Мой отец никогда не был в тюрьме… Нет, я не мог в это поверить. Это было немыслимо. Невозможно. Значит, он мне лгал. Он лгал и матери. А она плакала дни и ночи напролет — без причины… Он обманывал нас годами. Мой отец не был в тюрьме. Никто его нигде не удерживал. Но это не помешало ему провести шесть лет вдали от нас.
Шесть лет.
Он и совсем недавно с большой неохотой согласился, чтобы я к нему приехал. И теперь я понимал почему. Его почтовые открытки, телефонные звонки, россказни о тюремной жизни, редкие посылки, которые он нам отправлял, — все это было ложью с самого начала.
Я машинально огляделся вокруг, слегка пошатываясь, словно весь мой мир вместе со мной готов был вот-вот обрушиться как карточный домик.
Кэмерон резко встал и схватил меня за плечи:
— Держись, Пол.
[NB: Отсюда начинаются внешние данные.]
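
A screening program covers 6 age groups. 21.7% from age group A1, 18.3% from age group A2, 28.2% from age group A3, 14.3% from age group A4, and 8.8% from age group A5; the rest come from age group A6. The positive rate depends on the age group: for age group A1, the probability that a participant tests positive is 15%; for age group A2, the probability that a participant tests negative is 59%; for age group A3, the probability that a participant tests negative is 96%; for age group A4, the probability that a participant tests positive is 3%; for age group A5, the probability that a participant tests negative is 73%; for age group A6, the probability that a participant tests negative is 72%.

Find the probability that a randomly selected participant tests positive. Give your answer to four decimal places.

P(A6) = 1 − (0.217 + 0.183 + 0.282 + 0.143 + 0.088) = 0.087.
P(T|A2) = 1 − 0.59 = 0.41.
P(T|A3) = 1 − 0.96 = 0.04.
P(T|A5) = 1 − 0.73 = 0.27.
P(T|A6) = 1 − 0.72 = 0.28.
P(T) = P(T|A1)·P(A1) + P(T|A2)·P(A2) + P(T|A3)·P(A3) + P(T|A4)·P(A4) + P(T|A5)·P(A5) + P(T|A6)·P(A6)
      = 0.15·0.217 + 0.41·0.183 + 0.04·0.282 + 0.03·0.143 + 0.27·0.088 + 0.28·0.087
      = 0.03255 + 0.07503 + 0.01128 + 0.00429 + 0.02376 + 0.02436 = 0.17127

P(T) ≈ 0.1713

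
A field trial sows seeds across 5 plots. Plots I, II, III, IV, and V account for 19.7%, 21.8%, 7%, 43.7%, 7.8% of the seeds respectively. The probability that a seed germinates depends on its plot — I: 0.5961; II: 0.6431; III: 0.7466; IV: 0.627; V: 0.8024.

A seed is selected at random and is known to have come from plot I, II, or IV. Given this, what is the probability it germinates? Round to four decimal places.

Let S = {I, II, IV}.
P(S) = 0.197 + 0.218 + 0.437 = 0.852.
P(G ∩ S) = 0.5961·0.197 + 0.6431·0.218 + 0.627·0.437 = 0.1174317 + 0.1401958 + 0.273999 = 0.5316265.
P(G | S) = 0.5316265 / 0.852 = 0.623975…

P(G|S) ≈ 0.6240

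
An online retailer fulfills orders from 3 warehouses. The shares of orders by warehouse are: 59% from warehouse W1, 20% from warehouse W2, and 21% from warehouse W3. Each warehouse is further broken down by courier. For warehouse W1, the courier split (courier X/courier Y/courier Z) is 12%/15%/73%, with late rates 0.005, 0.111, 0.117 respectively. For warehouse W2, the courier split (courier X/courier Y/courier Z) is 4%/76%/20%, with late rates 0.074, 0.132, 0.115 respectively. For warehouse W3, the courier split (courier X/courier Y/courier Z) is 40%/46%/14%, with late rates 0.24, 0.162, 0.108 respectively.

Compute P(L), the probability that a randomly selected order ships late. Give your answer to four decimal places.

0.1248

P(L|W1) = 0.12·0.005 + 0.15·0.111 + 0.73·0.117 = 0.0006 + 0.01665 + 0.08541 = 0.10266
P(L|W2) = 0.04·0.074 + 0.76·0.132 + 0.2·0.115 = 0.00296 + 0.10032 + 0.023 = 0.12628
P(L|W3) = 0.4·0.24 + 0.46·0.162 + 0.14·0.108 = 0.096 + 0.07452 + 0.01512 = 0.18564
By total probability over the outer partition,
P(L) = 0.59·0.10266 + 0.2·0.12628 + 0.21·0.18564
      = 0.0605694 + 0.025256 + 0.0389844 = 0.1248098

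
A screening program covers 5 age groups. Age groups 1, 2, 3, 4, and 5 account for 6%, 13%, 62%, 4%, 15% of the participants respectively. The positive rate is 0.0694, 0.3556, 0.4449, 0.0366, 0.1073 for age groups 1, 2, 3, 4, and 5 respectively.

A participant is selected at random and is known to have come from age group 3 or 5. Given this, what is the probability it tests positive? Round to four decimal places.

Let S = {3, 5}.
P(S) = 0.62 + 0.15 = 0.77.
P(T ∩ S) = 0.4449·0.62 + 0.1073·0.15 = 0.275838 + 0.016095 = 0.291933.
P(T | S) = 0.291933 / 0.77 = 0.379134…

0.3791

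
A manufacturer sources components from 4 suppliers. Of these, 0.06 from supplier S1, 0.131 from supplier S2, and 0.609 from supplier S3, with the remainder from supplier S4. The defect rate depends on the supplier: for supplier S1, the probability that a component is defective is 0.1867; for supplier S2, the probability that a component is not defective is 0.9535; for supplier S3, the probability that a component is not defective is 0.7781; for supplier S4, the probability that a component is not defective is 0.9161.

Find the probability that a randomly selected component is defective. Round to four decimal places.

0.1692

P(S4) = 1 − (0.06 + 0.131 + 0.609) = 0.2.
P(D|S2) = 1 − 0.9535 = 0.0465.
P(D|S3) = 1 − 0.7781 = 0.2219.
P(D|S4) = 1 − 0.9161 = 0.0839.
By the law of total probability,
P(D) = P(D|S1)·P(S1) + P(D|S2)·P(S2) + P(D|S3)·P(S3) + P(D|S4)·P(S4)
      = 0.1867·0.06 + 0.0465·0.131 + 0.2219·0.609 + 0.0839·0.2
      = 0.011202 + 0.0060915 + 0.1351371 + 0.01678 = 0.1692106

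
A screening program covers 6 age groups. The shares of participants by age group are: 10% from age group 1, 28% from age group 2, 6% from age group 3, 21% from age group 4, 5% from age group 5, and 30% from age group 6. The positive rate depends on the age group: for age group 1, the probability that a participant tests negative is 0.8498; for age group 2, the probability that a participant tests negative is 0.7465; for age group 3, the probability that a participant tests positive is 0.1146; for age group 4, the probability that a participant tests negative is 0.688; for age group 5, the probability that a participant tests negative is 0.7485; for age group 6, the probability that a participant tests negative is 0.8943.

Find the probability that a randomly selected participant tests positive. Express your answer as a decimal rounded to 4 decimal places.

P(T|1) = 1 − 0.8498 = 0.1502.
P(T|2) = 1 − 0.7465 = 0.2535.
P(T|4) = 1 − 0.688 = 0.312.
P(T|5) = 1 − 0.7485 = 0.2515.
P(T|6) = 1 − 0.8943 = 0.1057.
P(T) = P(T|1)·P(1) + P(T|2)·P(2) + P(T|3)·P(3) + P(T|4)·P(4) + P(T|5)·P(5) + P(T|6)·P(6)
      = 0.1502·0.1 + 0.2535·0.28 + 0.1146·0.06 + 0.312·0.21 + 0.2515·0.05 + 0.1057·0.3
      = 0.01502 + 0.07098 + 0.006876 + 0.06552 + 0.012575 + 0.03171 = 0.202681

P(T) ≈ 0.2027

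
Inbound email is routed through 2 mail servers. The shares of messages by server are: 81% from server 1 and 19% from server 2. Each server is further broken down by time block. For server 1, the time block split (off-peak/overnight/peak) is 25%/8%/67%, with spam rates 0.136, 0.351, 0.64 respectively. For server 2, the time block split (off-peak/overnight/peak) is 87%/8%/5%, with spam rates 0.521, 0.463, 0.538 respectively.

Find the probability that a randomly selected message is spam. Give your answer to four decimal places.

P(S|1) = 0.25·0.136 + 0.08·0.351 + 0.67·0.64 = 0.034 + 0.02808 + 0.4288 = 0.49088
P(S|2) = 0.87·0.521 + 0.08·0.463 + 0.05·0.538 = 0.45327 + 0.03704 + 0.0269 = 0.51721
By total probability over the outer partition,
P(S) = 0.81·0.49088 + 0.19·0.51721
      = 0.3976128 + 0.0982699 = 0.4958827

0.4959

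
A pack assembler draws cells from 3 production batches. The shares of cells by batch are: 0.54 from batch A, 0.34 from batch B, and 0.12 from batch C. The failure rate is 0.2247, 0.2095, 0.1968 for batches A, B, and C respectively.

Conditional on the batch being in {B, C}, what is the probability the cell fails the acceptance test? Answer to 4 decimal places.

P(F|S) ≈ 0.2062

Let S = {B, C}.
P(S) = 0.34 + 0.12 = 0.46.
P(F ∩ S) = 0.2095·0.34 + 0.1968·0.12 = 0.07123 + 0.023616 = 0.094846.
P(F | S) = 0.094846 / 0.46 = 0.206187…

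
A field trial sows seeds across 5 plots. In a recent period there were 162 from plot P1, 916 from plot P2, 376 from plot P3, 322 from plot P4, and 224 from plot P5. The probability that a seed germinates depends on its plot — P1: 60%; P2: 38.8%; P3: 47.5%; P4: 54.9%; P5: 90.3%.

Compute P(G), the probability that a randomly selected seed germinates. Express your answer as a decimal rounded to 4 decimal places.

Total: 162 + 916 + 376 + 322 + 224 = 2000.
P(P1) = 162/2000 = 0.081. P(P2) = 916/2000 = 0.458. P(P3) = 376/2000 = 0.188. P(P4) = 322/2000 = 0.161. P(P5) = 224/2000 = 0.112.
By the law of total probability,
P(G) = P(G|P1)·P(P1) + P(G|P2)·P(P2) + P(G|P3)·P(P3) + P(G|P4)·P(P4) + P(G|P5)·P(P5)
      = 0.6·0.081 + 0.388·0.458 + 0.475·0.188 + 0.549·0.161 + 0.903·0.112
      = 0.0486 + 0.177704 + 0.0893 + 0.088389 + 0.101136 = 0.505129

P(G) ≈ 0.5051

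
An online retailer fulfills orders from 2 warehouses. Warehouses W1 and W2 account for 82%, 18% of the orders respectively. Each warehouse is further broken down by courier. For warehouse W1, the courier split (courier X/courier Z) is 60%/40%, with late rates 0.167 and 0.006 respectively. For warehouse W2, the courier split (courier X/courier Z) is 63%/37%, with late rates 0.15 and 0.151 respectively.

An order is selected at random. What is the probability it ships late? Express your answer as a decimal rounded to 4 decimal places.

P(L|W1) = 0.6·0.167 + 0.4·0.006 = 0.1002 + 0.0024 = 0.1026
P(L|W2) = 0.63·0.15 + 0.37·0.151 = 0.0945 + 0.05587 = 0.15037
By total probability over the outer partition,
P(L) = 0.82·0.1026 + 0.18·0.15037
      = 0.084132 + 0.0270666 = 0.1111986

P(L) ≈ 0.1112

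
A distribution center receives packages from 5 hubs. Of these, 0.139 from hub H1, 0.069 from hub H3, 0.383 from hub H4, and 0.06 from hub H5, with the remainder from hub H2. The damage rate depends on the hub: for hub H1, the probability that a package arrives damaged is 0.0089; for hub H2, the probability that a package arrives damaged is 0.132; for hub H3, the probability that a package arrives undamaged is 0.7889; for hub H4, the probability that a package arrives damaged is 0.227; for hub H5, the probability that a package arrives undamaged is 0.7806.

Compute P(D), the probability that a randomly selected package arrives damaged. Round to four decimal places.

P(D) ≈ 0.1620

P(H2) = 1 − (0.139 + 0.069 + 0.383 + 0.06) = 0.349.
P(D|H3) = 1 − 0.7889 = 0.2111.
P(D|H5) = 1 − 0.7806 = 0.2194.
By the law of total probability,
P(D) = P(D|H1)·P(H1) + P(D|H2)·P(H2) + P(D|H3)·P(H3) + P(D|H4)·P(H4) + P(D|H5)·P(H5)
      = 0.0089·0.139 + 0.132·0.349 + 0.2111·0.069 + 0.227·0.383 + 0.2194·0.06
      = 0.0012371 + 0.046068 + 0.0145659 + 0.086941 + 0.013164 = 0.161976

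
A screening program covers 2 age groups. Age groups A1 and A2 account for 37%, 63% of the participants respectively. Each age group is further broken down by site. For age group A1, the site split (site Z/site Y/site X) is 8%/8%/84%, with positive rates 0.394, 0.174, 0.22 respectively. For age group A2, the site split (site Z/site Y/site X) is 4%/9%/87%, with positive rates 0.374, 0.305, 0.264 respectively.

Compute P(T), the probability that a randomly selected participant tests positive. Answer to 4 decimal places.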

Я знал, что тебя оглушит эта новость, но здесь должно быть какое-то объяснение. И в конце концов мы его найдем, поверь мне. Я над этим работаю.
Объяснение? Мать-перемать, да какое еще объяснение?! Мой отец — гребаный преступник, который сдал кого-то из своих подельников, чтобы выбраться из тюрьмы, вот и все. Что тут еще можно предположить? Что его где-то укрывали в рамках программы защиты свидетелей? Я слышал, что многие люди благодаря этому меняли внешность, имя, все документы и исчезали навсегда. Если с отцом это было так, то почему же он вернулся через шесть лет, все в том же обличье, с тем же именем? Связана ли эта история как-то с Кошем? И только ли с ним? И как сюда вписывается похищение Шона?..
Все смешалось у меня в голове. Я даже не заметил, как к нам направляется какой-то человек. Я увидел его, только когда он приблизился вплотную: это был один из официантов.
— Простите, — произнес он, — мне сказали, что один из вас — врач.
— Да, это я, — с трудом смог я произнести.
— У вас есть с собой медицинская сумка?
— Да, в машине.
— Вы не могли бы сходить за ней?
— А что случилось?
— Миссис Лебовиц вас об этом попросила. Сказала, что это очень срочно. — Официант неловко переминался с ноги на ногу, явно смущенный. — Там, кажется, произошел несчастный случай…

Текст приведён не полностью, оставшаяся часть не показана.